In the study, sera were collected 7 days after the second booster dose from participants aged older than 55 (40 in each age group) and then compared to the 7-day post sera from 40 participants older than 55 years of age who had received three prior doses of the original BNT162b2 COVID-19 vaccine and a second booster with original vaccine.

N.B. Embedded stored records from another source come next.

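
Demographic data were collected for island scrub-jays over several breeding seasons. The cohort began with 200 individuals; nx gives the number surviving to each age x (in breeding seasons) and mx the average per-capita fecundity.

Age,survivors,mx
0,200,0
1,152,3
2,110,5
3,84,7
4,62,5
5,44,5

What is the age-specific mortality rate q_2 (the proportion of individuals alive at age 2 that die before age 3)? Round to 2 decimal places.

0.24

lx = nx/n0 = nx/200: 1, 0.76, 0.55, 0.42, 0.31, 0.22
q_2 = (l_2 − l_3) / l_2 = (0.55 − 0.42) / 0.55
     = 0.13 / 0.55 = 0.236364… → 0.24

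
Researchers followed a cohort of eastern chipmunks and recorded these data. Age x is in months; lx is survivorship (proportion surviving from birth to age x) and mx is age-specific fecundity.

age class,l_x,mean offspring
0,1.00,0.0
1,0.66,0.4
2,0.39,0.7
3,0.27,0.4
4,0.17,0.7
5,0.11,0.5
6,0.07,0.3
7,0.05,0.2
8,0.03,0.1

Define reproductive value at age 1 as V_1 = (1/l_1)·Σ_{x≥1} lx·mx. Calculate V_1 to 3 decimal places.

1.292

lx·mx for x ≥ 1: 0.264, 0.273, 0.108, 0.119, 0.055, 0.021, 0.01, 0.003 → sum = 0.853
V_1 = 0.853 / l_1 = 0.853 / 0.66 = 1.292424… → 1.292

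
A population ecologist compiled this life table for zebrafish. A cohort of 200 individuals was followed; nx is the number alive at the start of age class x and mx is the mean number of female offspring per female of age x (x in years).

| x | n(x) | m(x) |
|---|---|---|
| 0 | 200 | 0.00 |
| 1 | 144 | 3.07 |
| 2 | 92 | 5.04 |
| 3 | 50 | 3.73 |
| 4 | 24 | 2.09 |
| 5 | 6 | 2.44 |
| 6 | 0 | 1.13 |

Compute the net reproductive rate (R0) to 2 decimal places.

5.79

lx = nx/n0 = nx/200: 1, 0.72, 0.46, 0.25, 0.12, 0.03, 0
lx·mx by age: 0, 2.2104, 2.3184, 0.9325, 0.2508, 0.0732, 0
R0 = Σ lx·mx = 5.7853 → 5.79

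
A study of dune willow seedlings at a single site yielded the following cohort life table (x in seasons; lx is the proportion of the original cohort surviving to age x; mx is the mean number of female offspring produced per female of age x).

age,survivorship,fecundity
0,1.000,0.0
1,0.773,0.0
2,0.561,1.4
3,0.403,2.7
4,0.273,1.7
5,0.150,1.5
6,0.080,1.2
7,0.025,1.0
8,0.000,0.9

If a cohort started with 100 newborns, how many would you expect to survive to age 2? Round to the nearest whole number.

56

Expected survivors = N0 · l_2 = 100 × 0.561 = 56.1 → 56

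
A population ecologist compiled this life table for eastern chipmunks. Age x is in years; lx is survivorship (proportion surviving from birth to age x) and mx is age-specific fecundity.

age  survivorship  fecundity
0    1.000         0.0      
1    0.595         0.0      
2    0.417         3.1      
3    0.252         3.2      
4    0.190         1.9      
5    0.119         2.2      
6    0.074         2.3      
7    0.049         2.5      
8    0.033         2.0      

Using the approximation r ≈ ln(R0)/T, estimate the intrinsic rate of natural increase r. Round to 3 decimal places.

R0 = Σ lx·mx = 0 + 0 + 1.2927 + 0.8064 + 0.361 + 0.2618 + 0.1702 + 0.1225 + 0.066 = 3.0806
Σ x·lx·mx = 10.1643; T = 10.1643/3.0806 = 3.29945…
r ≈ ln(R0)/T = ln(3.0806)/3.29945… = 0.341… → 0.341

0.341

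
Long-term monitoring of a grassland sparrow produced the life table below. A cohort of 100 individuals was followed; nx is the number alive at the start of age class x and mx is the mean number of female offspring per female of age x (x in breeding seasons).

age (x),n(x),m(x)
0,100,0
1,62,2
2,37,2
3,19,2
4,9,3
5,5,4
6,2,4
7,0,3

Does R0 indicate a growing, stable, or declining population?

growing

lx = nx/n0 = nx/100: 1, 0.62, 0.37, 0.19, 0.09, 0.05, 0.02, 0
R0 = Σ lx·mx = 0 + 1.24 + 0.74 + 0.38 + 0.27 + 0.2 + 0.08 + 0 = 2.91
R0 > 1, so the population is growing.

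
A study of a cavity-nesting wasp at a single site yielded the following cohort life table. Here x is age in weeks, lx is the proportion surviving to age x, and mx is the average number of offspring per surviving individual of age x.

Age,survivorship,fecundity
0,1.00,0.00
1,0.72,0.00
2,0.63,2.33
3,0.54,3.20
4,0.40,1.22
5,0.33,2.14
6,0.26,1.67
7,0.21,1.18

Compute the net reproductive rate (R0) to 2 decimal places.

5.07

lx·mx by age: 0, 0, 1.4679, 1.728, 0.488, 0.7062, 0.4342, 0.2478
R0 = Σ lx·mx = 5.0721 → 5.07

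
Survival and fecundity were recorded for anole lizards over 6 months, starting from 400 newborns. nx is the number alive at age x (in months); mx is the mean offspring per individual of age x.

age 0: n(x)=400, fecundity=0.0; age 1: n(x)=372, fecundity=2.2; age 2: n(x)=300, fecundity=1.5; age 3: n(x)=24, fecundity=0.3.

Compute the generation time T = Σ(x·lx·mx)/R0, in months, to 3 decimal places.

1.364

lx = nx/n0 = nx/400: 1, 0.93, 0.75, 0.06
lx·mx: 0, 2.046, 1.125, 0.018 → R0 = 3.189
x·lx·mx: 0, 2.046, 2.25, 0.054 → Σ = 4.35
T = 4.35 / 3.189 = 1.364064… → 1.364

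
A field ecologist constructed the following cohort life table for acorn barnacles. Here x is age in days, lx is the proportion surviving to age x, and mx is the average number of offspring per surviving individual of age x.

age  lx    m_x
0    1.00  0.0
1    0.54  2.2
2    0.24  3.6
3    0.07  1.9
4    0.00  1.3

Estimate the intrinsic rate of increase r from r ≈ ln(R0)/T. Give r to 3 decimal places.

0.515

R0 = Σ lx·mx = 0 + 1.188 + 0.864 + 0.133 + 0 = 2.185
Σ x·lx·mx = 3.315; T = 3.315/2.185 = 1.51716…
r ≈ ln(R0)/T = ln(2.185)/1.51716… = 0.51518… → 0.515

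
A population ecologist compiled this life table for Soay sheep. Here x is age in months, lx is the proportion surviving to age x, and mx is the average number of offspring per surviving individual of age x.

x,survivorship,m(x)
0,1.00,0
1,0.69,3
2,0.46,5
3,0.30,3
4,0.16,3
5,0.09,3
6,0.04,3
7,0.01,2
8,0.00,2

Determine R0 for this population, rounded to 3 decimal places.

lx·mx by age: 0, 2.07, 2.3, 0.9, 0.48, 0.27, 0.12, 0.02, 0
R0 = Σ lx·mx = 6.16 → 6.160

6.160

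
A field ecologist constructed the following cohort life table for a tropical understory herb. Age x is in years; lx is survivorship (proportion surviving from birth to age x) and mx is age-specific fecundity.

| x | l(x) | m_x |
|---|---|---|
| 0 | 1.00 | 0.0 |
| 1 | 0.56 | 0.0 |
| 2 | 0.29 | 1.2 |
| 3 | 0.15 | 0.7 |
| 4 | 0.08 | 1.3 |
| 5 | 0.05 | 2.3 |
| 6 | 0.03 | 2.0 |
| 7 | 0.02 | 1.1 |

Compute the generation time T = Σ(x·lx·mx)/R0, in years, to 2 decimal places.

3.34

lx·mx: 0, 0, 0.348, 0.105, 0.104, 0.115, 0.06, 0.022 → R0 = 0.754
x·lx·mx: 0, 0, 0.696, 0.315, 0.416, 0.575, 0.36, 0.154 → Σ = 2.516
T = 2.516 / 0.754 = 3.33687… → 3.34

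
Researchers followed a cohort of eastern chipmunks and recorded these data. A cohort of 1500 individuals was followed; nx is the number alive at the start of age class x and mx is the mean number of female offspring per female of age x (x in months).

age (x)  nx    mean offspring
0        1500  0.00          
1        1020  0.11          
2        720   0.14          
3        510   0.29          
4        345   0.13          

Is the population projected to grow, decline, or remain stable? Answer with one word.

declining

lx = nx/n0 = nx/1500: 1, 0.68, 0.48, 0.34, 0.23
R0 = Σ lx·mx = 0 + 0.0748 + 0.0672 + 0.0986 + 0.0299 = 0.2705
R0 < 1, so the population is declining.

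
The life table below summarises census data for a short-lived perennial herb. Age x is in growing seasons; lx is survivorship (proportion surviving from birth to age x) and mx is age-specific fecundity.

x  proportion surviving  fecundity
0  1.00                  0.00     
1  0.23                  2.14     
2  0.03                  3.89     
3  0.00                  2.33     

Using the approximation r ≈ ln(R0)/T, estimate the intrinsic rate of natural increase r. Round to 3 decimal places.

-0.416

R0 = Σ lx·mx = 0 + 0.4922 + 0.1167 + 0 = 0.6089
Σ x·lx·mx = 0.7256; T = 0.7256/0.6089 = 1.19166…
r ≈ ln(R0)/T = ln(0.6089)/1.19166… = -0.41631… → -0.416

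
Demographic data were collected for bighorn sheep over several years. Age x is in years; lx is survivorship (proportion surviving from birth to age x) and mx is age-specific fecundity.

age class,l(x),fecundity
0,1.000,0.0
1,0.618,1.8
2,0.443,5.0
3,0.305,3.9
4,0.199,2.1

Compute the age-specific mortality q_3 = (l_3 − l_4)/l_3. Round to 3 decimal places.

0.348

q_3 = (l_3 − l_4) / l_3 = (0.305 − 0.199) / 0.305
     = 0.106 / 0.305 = 0.347541… → 0.348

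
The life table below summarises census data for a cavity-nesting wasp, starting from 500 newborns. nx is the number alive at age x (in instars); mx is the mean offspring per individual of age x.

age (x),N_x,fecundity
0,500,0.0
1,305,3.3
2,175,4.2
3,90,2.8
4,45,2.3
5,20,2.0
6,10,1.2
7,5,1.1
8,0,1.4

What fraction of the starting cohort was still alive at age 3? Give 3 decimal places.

0.180

l_3 = n_3/n_0 = 90/500 = 0.18 → 0.180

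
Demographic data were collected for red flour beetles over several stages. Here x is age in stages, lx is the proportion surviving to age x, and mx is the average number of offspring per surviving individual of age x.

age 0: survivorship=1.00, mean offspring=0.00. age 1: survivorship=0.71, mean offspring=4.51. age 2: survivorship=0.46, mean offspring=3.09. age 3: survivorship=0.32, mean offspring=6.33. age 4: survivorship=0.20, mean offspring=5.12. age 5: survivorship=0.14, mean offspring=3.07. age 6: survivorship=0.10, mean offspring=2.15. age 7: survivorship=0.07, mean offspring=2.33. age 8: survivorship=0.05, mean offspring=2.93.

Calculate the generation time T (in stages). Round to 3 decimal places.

lx·mx: 0, 3.2021, 1.4214, 2.0256, 1.024, 0.4298, 0.215, 0.1631, 0.1465 → R0 = 8.6275
x·lx·mx: 0, 3.2021, 2.8428, 6.0768, 4.096, 2.149, 1.29, 1.1417, 1.172 → Σ = 21.9704
T = 21.9704 / 8.6275 = 2.546555… → 2.547

2.547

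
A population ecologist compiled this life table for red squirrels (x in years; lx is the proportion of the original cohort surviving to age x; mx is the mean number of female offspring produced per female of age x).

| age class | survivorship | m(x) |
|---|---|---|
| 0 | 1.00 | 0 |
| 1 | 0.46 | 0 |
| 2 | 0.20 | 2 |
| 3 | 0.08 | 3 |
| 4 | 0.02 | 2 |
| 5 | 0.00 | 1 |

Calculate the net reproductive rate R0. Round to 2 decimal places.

0.68

lx·mx by age: 0, 0, 0.4, 0.24, 0.04, 0
R0 = Σ lx·mx = 0.68 → 0.68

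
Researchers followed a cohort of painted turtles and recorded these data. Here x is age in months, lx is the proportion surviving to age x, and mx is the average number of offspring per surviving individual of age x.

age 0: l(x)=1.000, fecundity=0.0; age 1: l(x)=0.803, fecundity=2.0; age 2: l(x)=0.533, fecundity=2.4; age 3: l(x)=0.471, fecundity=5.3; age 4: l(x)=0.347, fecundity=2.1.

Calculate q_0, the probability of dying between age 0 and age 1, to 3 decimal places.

q_0 = (l_0 − l_1) / l_0 = (1 − 0.803) / 1
     = 0.197 / 1 = 0.197 → 0.197

0.197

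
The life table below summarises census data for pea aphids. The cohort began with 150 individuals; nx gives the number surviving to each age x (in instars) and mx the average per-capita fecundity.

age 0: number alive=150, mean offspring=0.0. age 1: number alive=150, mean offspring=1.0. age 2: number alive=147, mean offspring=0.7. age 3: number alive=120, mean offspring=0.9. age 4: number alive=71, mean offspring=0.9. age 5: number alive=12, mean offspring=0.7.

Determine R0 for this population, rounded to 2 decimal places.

lx = nx/n0 = nx/150: 1, 1, 0.98, 0.8, 0.47333…, 0.08
lx·mx by age: 0, 1, 0.686, 0.72, 0.426…, 0.056
R0 = Σ lx·mx = 2.888… → 2.89

2.89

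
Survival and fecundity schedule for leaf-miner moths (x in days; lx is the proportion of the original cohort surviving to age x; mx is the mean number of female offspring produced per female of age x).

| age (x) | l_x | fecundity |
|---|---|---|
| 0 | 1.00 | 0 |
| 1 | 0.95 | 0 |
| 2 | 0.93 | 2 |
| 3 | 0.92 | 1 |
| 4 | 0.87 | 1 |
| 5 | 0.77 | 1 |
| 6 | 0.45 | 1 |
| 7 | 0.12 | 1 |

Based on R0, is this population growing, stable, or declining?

R0 = Σ lx·mx = 0 + 0 + 1.86 + 0.92 + 0.87 + 0.77 + 0.45 + 0.12 = 4.99
R0 > 1, so the population is growing.

growing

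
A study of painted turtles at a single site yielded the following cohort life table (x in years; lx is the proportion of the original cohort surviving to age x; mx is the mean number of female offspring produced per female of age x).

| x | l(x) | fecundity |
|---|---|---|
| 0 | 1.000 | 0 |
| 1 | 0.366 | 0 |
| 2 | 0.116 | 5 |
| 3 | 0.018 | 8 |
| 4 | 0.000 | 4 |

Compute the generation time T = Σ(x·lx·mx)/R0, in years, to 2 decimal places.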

Sera were also collected 7 days post second booster dose from participants 18 to 55 years of age who received the Omicron BA.4/BA.5-adapted bivalent booster (n=40) to compare bivalent vaccine responses in younger and older adults. The time between third and fourth doses for the bivalent vaccine recipients was approximately 11 months compared to approximately 6 months for the original vaccine.
Despite this difference, baseline neutralising antibody titers were generally similar across groups. Among the participants, samples were equally stratified at baseline in each group between those who either with or without a prior or current history of COVID-19.
The companies added that data measuring responses at one-month post-administration of the Omicron BA.4/BA.5 bivalent vaccine booster (rather than the currently reported 7 days) are expected in the coming weeks and will be used to support potential full licensure and global registration of the companies’ Omicron BA.4/BA.5-adapted bivalent COVID-19 vaccine.
It was also mentioned that the companies have initiated a similar Phase 1/2/3 trial investigating the Omicron BA.4/BA.5-adapted bivalent vaccine among children 6 months through 11 years of age.